Openbaar Ministerie

OM niet in cassatie tegen vrijspraak in verkrachtingszaak Oostrum

9 juni 2011 - Ressortsparket Leeuwarden

Het Openbaar Ministerie (OM) stelt geen cassatie in bij de Hoge Raad in de strafzaak van een verkrachting in Oostrum. Het arrest biedt volgens het ressortsparket Leeuwarden onvoldoende aanknopingspunten voor cassatie.Op 21 december 2006 werd in Oostrum (Friesland) een 13-jarig meisje op weg naar school op brute wijze van haar vrijheid beroofd, bedreigd, mishandeld en seksueel misbruikt. De volgende dag werd een man aangehouden die bij een nabijgelegen bouwplaats werkte. Het OM klaagde deze man aan wegens verkrachting. Het Gerechtshof Leeuwarden sprak de verdachte op 1 juni 2011 vrij. Het OM had 42 maanden gevangenisstraf geëist.

De rechtbank Leeuwarden legde op 19 april 2007 een gevangenisstraf van 30 maanden op aan de verdachte. Zowel het OM als de verdachte gingen tegen deze uitspraak in hoger beroep. Ook het Hof Leeuwarden legde op 8 augustus 2008 een gevangenisstraf van 30 maanden op. Tegen deze uitspraak ging de verdachte in cassatie bij de Hoge Raad.

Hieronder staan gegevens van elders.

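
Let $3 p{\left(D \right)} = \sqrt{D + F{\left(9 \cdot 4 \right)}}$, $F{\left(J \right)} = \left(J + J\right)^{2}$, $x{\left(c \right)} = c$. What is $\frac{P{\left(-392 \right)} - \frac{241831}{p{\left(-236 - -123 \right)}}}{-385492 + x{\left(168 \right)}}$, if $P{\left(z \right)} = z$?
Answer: $\frac{98}{96331} + \frac{725493 \sqrt{5071}}{1953978004} \approx 0.027457$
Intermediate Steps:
$F{\left(J \right)} = 4 J^{2}$ ($F{\left(J \right)} = \left(2 J\right)^{2} = 4 J^{2}$)
$p{\left(D \right)} = \frac{\sqrt{5184 + D}}{3}$ ($p{\left(D \right)} = \frac{\sqrt{D + 4 \left(9 \cdot 4\right)^{2}}}{3} = \frac{\sqrt{D + 4 \cdot 36^{2}}}{3} = \frac{\sqrt{D + 4 \cdot 1296}}{3} = \frac{\sqrt{D + 5184}}{3} = \frac{\sqrt{5184 + D}}{3}$)
$\frac{P{\left(-392 \right)} - \frac{241831}{p{\left(-236 - -123 \right)}}}{-385492 + x{\left(168 \right)}} = \frac{-392 - \frac{241831}{\frac{1}{3} \sqrt{5184 - 113}}}{-385492 + 168} = \frac{-392 - \frac{241831}{\frac{1}{3} \sqrt{5184 + \left(-236 + 123\right)}}}{-385324} = \left(-392 - \frac{241831}{\frac{1}{3} \sqrt{5184 - 113}}\right) \left(- \frac{1}{385324}\right) = \left(-392 - \frac{241831}{\frac{1}{3} \sqrt{5071}}\right) \left(- \frac{1}{385324}\right) = \left(-392 - 241831 \frac{3 \sqrt{5071}}{5071}\right) \left(- \frac{1}{385324}\right) = \left(-392 - \frac{725493 \sqrt{5071}}{5071}\right) \left(- \frac{1}{385324}\right) = \frac{98}{96331} + \frac{725493 \sqrt{5071}}{1953978004}$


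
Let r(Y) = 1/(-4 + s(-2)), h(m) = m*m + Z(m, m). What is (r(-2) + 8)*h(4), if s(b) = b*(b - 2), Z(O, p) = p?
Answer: 165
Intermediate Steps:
s(b) = b*(-2 + b)
h(m) = m + m**2 (h(m) = m*m + m = m**2 + m = m + m**2)
r(Y) = 1/4 (r(Y) = 1/(-4 - 2*(-2 - 2)) = 1/(-4 - 2*(-4)) = 1/(-4 + 8) = 1/4)
(r(-2) + 8)*h(4) = (1/4 + 8)*(4*(1 + 4)) = 33*(4*5)/4 = (33/4)*20 = 165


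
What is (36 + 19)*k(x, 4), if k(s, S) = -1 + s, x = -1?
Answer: -110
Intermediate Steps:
(36 + 19)*k(x, 4) = (36 + 19)*(-1 - 1) = 55*(-2) = -110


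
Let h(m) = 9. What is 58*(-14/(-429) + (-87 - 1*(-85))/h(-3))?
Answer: -14152/1287 ≈ -10.996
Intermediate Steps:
58*(-14/(-429) + (-87 - 1*(-85))/h(-3)) = 58*(-14/(-429) + (-87 - 1*(-85))/9) = 58*(-14*(-1/429) + (-87 + 85)*(1/9)) = 58*(14/429 - 2*1/9) = 58*(14/429 - 2/9) = 58*(-244/1287) = -14152/1287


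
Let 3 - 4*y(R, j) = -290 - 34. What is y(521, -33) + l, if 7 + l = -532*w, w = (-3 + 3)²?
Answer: 299/4 ≈ 74.750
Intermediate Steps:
y(R, j) = 327/4 (y(R, j) = ¾ - (-290 - 34)/4 = ¾ - ¼*(-324) = ¾ + 81 = 327/4)
w = 0 (w = 0² = 0)
l = -7 (l = -7 - 532*0 = -7 + 0 = -7)
y(521, -33) + l = 327/4 - 7 = 299/4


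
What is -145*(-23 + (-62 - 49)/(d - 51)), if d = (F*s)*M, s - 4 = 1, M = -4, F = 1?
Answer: 220690/71 ≈ 3108.3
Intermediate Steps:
s = 5 (s = 4 + 1 = 5)
d = -20 (d = (1*5)*(-4) = 5*(-4) = -20)
-145*(-23 + (-62 - 49)/(d - 51)) = -145*(-23 + (-62 - 49)/(-20 - 51)) = -145*(-23 - 111/(-71)) = -145*(-23 - 111*(-1/71)) = -145*(-23 + 111/71) = -145*(-1522/71) = 220690/71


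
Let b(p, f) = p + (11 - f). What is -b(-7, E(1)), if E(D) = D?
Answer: -3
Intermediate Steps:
b(p, f) = 11 + p - f
-b(-7, E(1)) = -(11 - 7 - 1*1) = -(11 - 7 - 1) = -1*3 = -3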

De Hoge Raad wees de zaak in 2009 terug naar het Hof Leeuwarden omdat er een nader DNA-onderzoek moest worden verricht.

Het OM is teleurgesteld in de uitspraak van het Hof maar kan niet anders dan zich hierbij neerleggen. Volgens het OM was er wel voldoende bewijs voor een veroordeling en werd dit juist bevestigd door de resultaten van het nadere DNA-onderzoek. Het Hof Leeuwarden heeft echter anders geoordeeld.

Het OM heeft het arrest van het Hof uitgebreid bestudeerd maar ziet geen aanknopingspunten voor cassatie. De Hoge Raad kijkt alleen in hoeverre de wet juist is toegepast en of de procedures op de juiste wijze zijn gevolgd. In deze zaak heeft het Hof een feitelijke beoordeling gemaakt van het bewijsmateriaal. Deze beoordeling biedt daarom onvoldoende gelegenheid voor het instellen van cassatie.

Door het besluit van het OM om geen cassatie in te stellen wordt de uitspraak van het Hof onherroepelijk.